By becoming competent. Confident speakers are competent speakers. Confident drivers are competent drivers. Etc. There are exceptions to this, such as narcissists that project confidence with no competence to back it up, but this isn’t something you can just fake.

-confidence doesn't necessarily seem to be correlated to life accomplishments or non-accomplishment
Not true. Again, with the exception of narcissists, people are not usually confident about things they don’t know or have practice doing. Life accomplishments (I assume you mean things like earning educational degrees and certifications, job promotions, getting married, having children, etc) feed into confidence because it generally takes a level of competence to achieve these things.

-Is it possible to lose Confidence if you once had it?
Yes. You can think you are awesome at something and then lose your confidence once your demonstrated competence is shown to be lacking.

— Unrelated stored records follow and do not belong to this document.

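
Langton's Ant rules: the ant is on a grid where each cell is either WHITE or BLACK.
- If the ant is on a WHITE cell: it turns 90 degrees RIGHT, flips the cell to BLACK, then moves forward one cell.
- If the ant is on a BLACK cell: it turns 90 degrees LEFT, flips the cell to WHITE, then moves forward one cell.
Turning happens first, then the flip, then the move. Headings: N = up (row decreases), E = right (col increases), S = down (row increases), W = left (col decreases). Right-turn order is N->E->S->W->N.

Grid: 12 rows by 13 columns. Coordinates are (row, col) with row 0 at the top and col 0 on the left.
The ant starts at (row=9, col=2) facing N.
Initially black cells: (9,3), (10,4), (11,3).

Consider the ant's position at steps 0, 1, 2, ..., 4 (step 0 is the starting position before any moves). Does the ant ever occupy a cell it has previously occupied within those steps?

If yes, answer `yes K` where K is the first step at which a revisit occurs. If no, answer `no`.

Step 1: on WHITE (9,2): turn R to E, flip to black, move to (9,3). |black|=4 — new cell
Step 2: on BLACK (9,3): turn L to N, flip to white, move to (8,3). |black|=3 — new cell
Step 3: on WHITE (8,3): turn R to E, flip to black, move to (8,4). |black|=4 — new cell
Step 4: on WHITE (8,4): turn R to S, flip to black, move to (9,4). |black|=5 — new cell
No revisit within 4 steps.

Answer: no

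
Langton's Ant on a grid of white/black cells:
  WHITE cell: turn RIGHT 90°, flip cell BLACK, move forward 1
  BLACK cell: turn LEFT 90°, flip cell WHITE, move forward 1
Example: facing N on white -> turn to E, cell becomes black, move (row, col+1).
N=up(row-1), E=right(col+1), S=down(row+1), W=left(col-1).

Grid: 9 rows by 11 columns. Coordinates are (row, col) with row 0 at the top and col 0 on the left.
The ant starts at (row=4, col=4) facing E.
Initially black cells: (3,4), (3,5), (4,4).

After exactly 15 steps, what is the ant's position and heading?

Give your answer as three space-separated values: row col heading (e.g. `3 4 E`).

Step 1: on BLACK (4,4): turn L to N, flip to white, move to (3,4). |black|=2
Step 2: on BLACK (3,4): turn L to W, flip to white, move to (3,3). |black|=1
Step 3: on WHITE (3,3): turn R to N, flip to black, move to (2,3). |black|=2
Step 4: on WHITE (2,3): turn R to E, flip to black, move to (2,4). |black|=3
Step 5: on WHITE (2,4): turn R to S, flip to black, move to (3,4). |black|=4
Step 6: on WHITE (3,4): turn R to W, flip to black, move to (3,3). |black|=5
Step 7: on BLACK (3,3): turn L to S, flip to white, move to (4,3). |black|=4
Step 8: on WHITE (4,3): turn R to W, flip to black, move to (4,2). |black|=5
Step 9: on WHITE (4,2): turn R to N, flip to black, move to (3,2). |black|=6
Step 10: on WHITE (3,2): turn R to E, flip to black, move to (3,3). |black|=7
Step 11: on WHITE (3,3): turn R to S, flip to black, move to (4,3). |black|=8
Step 12: on BLACK (4,3): turn L to E, flip to white, move to (4,4). |black|=7
Step 13: on WHITE (4,4): turn R to S, flip to black, move to (5,4). |black|=8
Step 14: on WHITE (5,4): turn R to W, flip to black, move to (5,3). |black|=9
Step 15: on WHITE (5,3): turn R to N, flip to black, move to (4,3). |black|=10

Answer: 4 3 N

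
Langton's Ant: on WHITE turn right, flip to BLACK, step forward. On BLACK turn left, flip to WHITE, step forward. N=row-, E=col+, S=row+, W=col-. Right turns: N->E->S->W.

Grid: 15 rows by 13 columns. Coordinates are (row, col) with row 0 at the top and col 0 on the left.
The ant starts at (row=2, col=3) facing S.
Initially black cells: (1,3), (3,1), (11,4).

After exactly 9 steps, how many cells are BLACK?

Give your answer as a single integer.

Step 1: on WHITE (2,3): turn R to W, flip to black, move to (2,2). |black|=4
Step 2: on WHITE (2,2): turn R to N, flip to black, move to (1,2). |black|=5
Step 3: on WHITE (1,2): turn R to E, flip to black, move to (1,3). |black|=6
Step 4: on BLACK (1,3): turn L to N, flip to white, move to (0,3). |black|=5
Step 5: on WHITE (0,3): turn R to E, flip to black, move to (0,4). |black|=6
Step 6: on WHITE (0,4): turn R to S, flip to black, move to (1,4). |black|=7
Step 7: on WHITE (1,4): turn R to W, flip to black, move to (1,3). |black|=8
Step 8: on WHITE (1,3): turn R to N, flip to black, move to (0,3). |black|=9
Step 9: on BLACK (0,3): turn L to W, flip to white, move to (0,2). |black|=8

Answer: 8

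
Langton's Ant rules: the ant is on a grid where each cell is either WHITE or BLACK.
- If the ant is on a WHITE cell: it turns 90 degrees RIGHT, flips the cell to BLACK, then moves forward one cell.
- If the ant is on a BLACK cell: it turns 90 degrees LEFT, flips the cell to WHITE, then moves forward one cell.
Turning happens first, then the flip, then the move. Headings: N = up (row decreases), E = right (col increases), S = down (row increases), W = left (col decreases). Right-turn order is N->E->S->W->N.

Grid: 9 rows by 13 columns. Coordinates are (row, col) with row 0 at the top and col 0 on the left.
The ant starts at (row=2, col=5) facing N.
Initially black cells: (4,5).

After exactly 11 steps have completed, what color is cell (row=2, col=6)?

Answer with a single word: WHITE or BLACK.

Answer: BLACK

Derivation:
Step 1: on WHITE (2,5): turn R to E, flip to black, move to (2,6). |black|=2
Step 2: on WHITE (2,6): turn R to S, flip to black, move to (3,6). |black|=3
Step 3: on WHITE (3,6): turn R to W, flip to black, move to (3,5). |black|=4
Step 4: on WHITE (3,5): turn R to N, flip to black, move to (2,5). |black|=5
Step 5: on BLACK (2,5): turn L to W, flip to white, move to (2,4). |black|=4
Step 6: on WHITE (2,4): turn R to N, flip to black, move to (1,4). |black|=5
Step 7: on WHITE (1,4): turn R to E, flip to black, move to (1,5). |black|=6
Step 8: on WHITE (1,5): turn R to S, flip to black, move to (2,5). |black|=7
Step 9: on WHITE (2,5): turn R to W, flip to black, move to (2,4). |black|=8
Step 10: on BLACK (2,4): turn L to S, flip to white, move to (3,4). |black|=7
Step 11: on WHITE (3,4): turn R to W, flip to black, move to (3,3). |black|=8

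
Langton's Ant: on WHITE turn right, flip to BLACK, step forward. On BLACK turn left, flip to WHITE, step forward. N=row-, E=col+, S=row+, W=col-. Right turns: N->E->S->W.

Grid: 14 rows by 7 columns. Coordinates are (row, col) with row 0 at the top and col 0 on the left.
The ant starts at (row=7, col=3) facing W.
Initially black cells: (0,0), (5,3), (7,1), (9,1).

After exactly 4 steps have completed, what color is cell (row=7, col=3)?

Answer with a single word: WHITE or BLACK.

Answer: BLACK

Derivation:
Step 1: on WHITE (7,3): turn R to N, flip to black, move to (6,3). |black|=5
Step 2: on WHITE (6,3): turn R to E, flip to black, move to (6,4). |black|=6
Step 3: on WHITE (6,4): turn R to S, flip to black, move to (7,4). |black|=7
Step 4: on WHITE (7,4): turn R to W, flip to black, move to (7,3). |black|=8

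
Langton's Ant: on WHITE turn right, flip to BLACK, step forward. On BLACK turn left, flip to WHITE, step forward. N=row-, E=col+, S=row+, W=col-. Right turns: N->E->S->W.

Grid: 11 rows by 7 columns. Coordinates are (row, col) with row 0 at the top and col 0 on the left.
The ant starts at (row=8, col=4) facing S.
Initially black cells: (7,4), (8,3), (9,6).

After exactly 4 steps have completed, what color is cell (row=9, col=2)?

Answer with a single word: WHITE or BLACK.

Answer: BLACK

Derivation:
Step 1: on WHITE (8,4): turn R to W, flip to black, move to (8,3). |black|=4
Step 2: on BLACK (8,3): turn L to S, flip to white, move to (9,3). |black|=3
Step 3: on WHITE (9,3): turn R to W, flip to black, move to (9,2). |black|=4
Step 4: on WHITE (9,2): turn R to N, flip to black, move to (8,2). |black|=5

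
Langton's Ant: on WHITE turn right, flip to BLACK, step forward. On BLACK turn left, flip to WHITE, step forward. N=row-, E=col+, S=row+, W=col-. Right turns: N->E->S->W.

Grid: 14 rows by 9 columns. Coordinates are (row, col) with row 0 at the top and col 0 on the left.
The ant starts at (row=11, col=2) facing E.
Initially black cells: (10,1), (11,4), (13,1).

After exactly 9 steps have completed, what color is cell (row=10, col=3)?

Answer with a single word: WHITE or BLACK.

Answer: BLACK

Derivation:
Step 1: on WHITE (11,2): turn R to S, flip to black, move to (12,2). |black|=4
Step 2: on WHITE (12,2): turn R to W, flip to black, move to (12,1). |black|=5
Step 3: on WHITE (12,1): turn R to N, flip to black, move to (11,1). |black|=6
Step 4: on WHITE (11,1): turn R to E, flip to black, move to (11,2). |black|=7
Step 5: on BLACK (11,2): turn L to N, flip to white, move to (10,2). |black|=6
Step 6: on WHITE (10,2): turn R to E, flip to black, move to (10,3). |black|=7
Step 7: on WHITE (10,3): turn R to S, flip to black, move to (11,3). |black|=8
Step 8: on WHITE (11,3): turn R to W, flip to black, move to (11,2). |black|=9
Step 9: on WHITE (11,2): turn R to N, flip to black, move to (10,2). |black|=10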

-Can you get it if you never had it?
Yes, by building competence.
 
Confidence is best tested by how easily you can get out of a comfort zone, I think

That's a combination of emotions that I'm not going to get to, but the lack of those, and furthermore, the added one that makes you truly believe you can overcome this, that you'll be OK no matter the outcome because you're strong enough to take it (not just physically, but mentally/emotionally) is how I would describe "confidence".

go where women are
These seem to be the closest to what makes sense to me. I do think that self-esteem and confidence are separate, but closely aligned.
-what exactly is confidence?
Confidence is one’s faith in his abilities.
The only reason I (partly) disagree with this is I knew a physics major in college who was someone you could describe as not being confident. Quiet, didn't contribute much to general conversation. But when it came to anything related to physics he was all over it, eager to share his knowledge and teach people about the subject. Not in a condescending way either, you could just tell that he really cared about physics and wanted to share that knowledge with people who were curious. So he was confident when it came to anything related to physics, but generally people wouldn't describe him as confident when non-physics subjects were discussed.

This is where perhaps self-esteem being a separate quality from confidence comes in. Maybe he suffered from self-esteem issues that caused him to be timid generally, but this was overcome on occasions where his confidence in his own abilities and knowledge was high, ie physics.